Auf den letzten Metern gelang es Kurz mithilfe seiner Truppe schließlich auch, den am 15. Juli endenden Ibiza-Untersuchungsausschuss ganz zur Bühne für sich selbst zu machen. In der letzten regulären Sitzung am Donnerstag nimmt sich Kurz vor seiner zweiten Befragung ausführlich Zeit, vor die Kameras zu treten. Er gibt den Parlamentariern Tipps für eine „Reform“des Ausschusses, die Befragungen künftig doch „von Richtern, also Profis“durchführen zu lassen, damit der Ausschuss von der Öffentlichkeit „weiter ernst genommen“werde – ein bewusstes Verwässern der Grenzen zwischen Justiz und Legislative? „Ich wurde zwei Mal direkt gewählt“, sagt Kurz dann faktenwidrig bei seiner Befragung. Danach empfiehlt Andreas Hanger, der sich als ÖVP-Scharfmacher in den vergangenen Wochen alle Mühe gab, den Ausschuss in eine Schlammschlacht zu verwandeln, dem SPÖFraktionschef Jan Krainer einen „Besuch beim Psychiater“. Der Kanzler hingegen ortet „Hass“im Ausschuss und macht sich Sorgen um die „politische Kultur“. Kurz und seine Partei vor dem Parlament: Brandstifter und Feuerwehr zugleich.

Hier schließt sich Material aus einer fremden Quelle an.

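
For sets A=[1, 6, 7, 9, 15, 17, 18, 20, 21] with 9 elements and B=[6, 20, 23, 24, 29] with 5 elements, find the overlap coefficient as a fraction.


A intersect B = [6, 20]
|A intersect B| = 2
min(|A|, |B|) = min(9, 5) = 5
Overlap = 2 / 5 = 2/5

2/5


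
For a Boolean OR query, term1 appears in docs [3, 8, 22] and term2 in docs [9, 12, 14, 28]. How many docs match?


Boolean OR: find union of posting lists
term1 docs: [3, 8, 22]
term2 docs: [9, 12, 14, 28]
Union: [3, 8, 9, 12, 14, 22, 28]
|union| = 7

7


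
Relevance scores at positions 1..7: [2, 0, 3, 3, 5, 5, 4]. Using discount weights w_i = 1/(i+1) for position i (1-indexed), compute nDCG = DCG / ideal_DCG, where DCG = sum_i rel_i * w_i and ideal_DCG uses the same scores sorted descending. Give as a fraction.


Position discount weights w_i = 1/(i+1) for i=1..7:
Weights = [1/2, 1/3, 1/4, 1/5, 1/6, 1/7, 1/8]
Actual relevance: [2, 0, 3, 3, 5, 5, 4]
DCG = 2/2 + 0/3 + 3/4 + 3/5 + 5/6 + 5/7 + 4/8 = 1847/420
Ideal relevance (sorted desc): [5, 5, 4, 3, 3, 2, 0]
Ideal DCG = 5/2 + 5/3 + 4/4 + 3/5 + 3/6 + 2/7 + 0/8 = 688/105
nDCG = DCG / ideal_DCG = 1847/420 / 688/105 = 1847/2752

1847/2752


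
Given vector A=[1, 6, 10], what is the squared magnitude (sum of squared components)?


|A|^2 = sum of squared components
A[0]^2 = 1^2 = 1
A[1]^2 = 6^2 = 36
A[2]^2 = 10^2 = 100
Sum = 1 + 36 + 100 = 137

137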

Möglich, wenn nicht wahrscheinlich bleibt weiter eine Anklage der Staatsanwaltschaft gegen Kurz wegen möglicher Falschaussage bei seiner ersten Ausschuss-Vernehmung zur ÖBAG-Posten-Affäre. In dem Fall könnte sich Kurz von einer Parteikollegin quasi im Amt „vertreten“lassen. Gibt es keine Anklage, hat Kurz nach all seinen Attacken auf die Justiz abermals die Grenzen verschoben – und geht gestärkt aus seiner bisher schwersten Krise hervor.